On social media, Nikita was responding to a comment criticizing the core gameplay loop in Escape from Tarkov, including how long it takes to enter a single raid.
To respond to the criticism, Buyanov flashed up a monitoring visual showcasing a graph of matchmaking times covering the last few days. There were a few peaks here and there, but no ‘anomalies’ were recorded, Buyanov stressed, suggesting that matchmaking times are within acceptable limits.
He then dropped the bombshell by revealing how many people were playing Escape from Tarkov at that moment.
‘This is matchmaking wait time chart in seconds – no anomalies detected.
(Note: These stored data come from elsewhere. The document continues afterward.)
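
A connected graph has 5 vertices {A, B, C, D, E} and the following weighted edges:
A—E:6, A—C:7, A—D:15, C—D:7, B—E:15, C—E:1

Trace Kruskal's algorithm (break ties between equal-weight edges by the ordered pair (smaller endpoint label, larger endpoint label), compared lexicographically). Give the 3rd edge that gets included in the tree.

Sort edges by weight, then run Kruskal:
C—E (1): add. Components now {A} {B} {C,E} {D}
A—E (6): add. Components now {A,C,E} {B} {D}
A—C (7): skip — A and C already connected.
C—D (7): add. Components now {A,C,D,E} {B}
A—D (15): skip — A and D already connected.
B—E (15): add. Components now {A,B,C,D,E}
The 3rd edge added is C—D.

C-D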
Current CCU is something around 45k in PvP.’
Nikita mentioned PvP specifically because that’s where the bulk of the lengthy matchmaking is being completed. The PvE platform loads differently, and players can enter a game in that mode in a matter of seconds.
This raises something interesting, though. It was a while ago now, but Nikita stressed that as a wipe unravels, more players gravitate to PvE, to the point where the end of the wipe usually represents a 50-50 split between PvP and PvE.
The last wipe was on July 9, so it’s fair to assume that 20 – 30% of players must be on the PvE platform. If 45,000 players were active at 9 PM (BST) on a Sunday, we can assume that a further 20,000 or so were playing PvE, going by the math set out by Nikita. That means 65,000 active players, which doesn’t seem like much, but it’s based mostly on conjecture.
Whatever the number is, Nikita’s revelation was the closest we’ve got to an accurate Escape from Tarkov player count ever.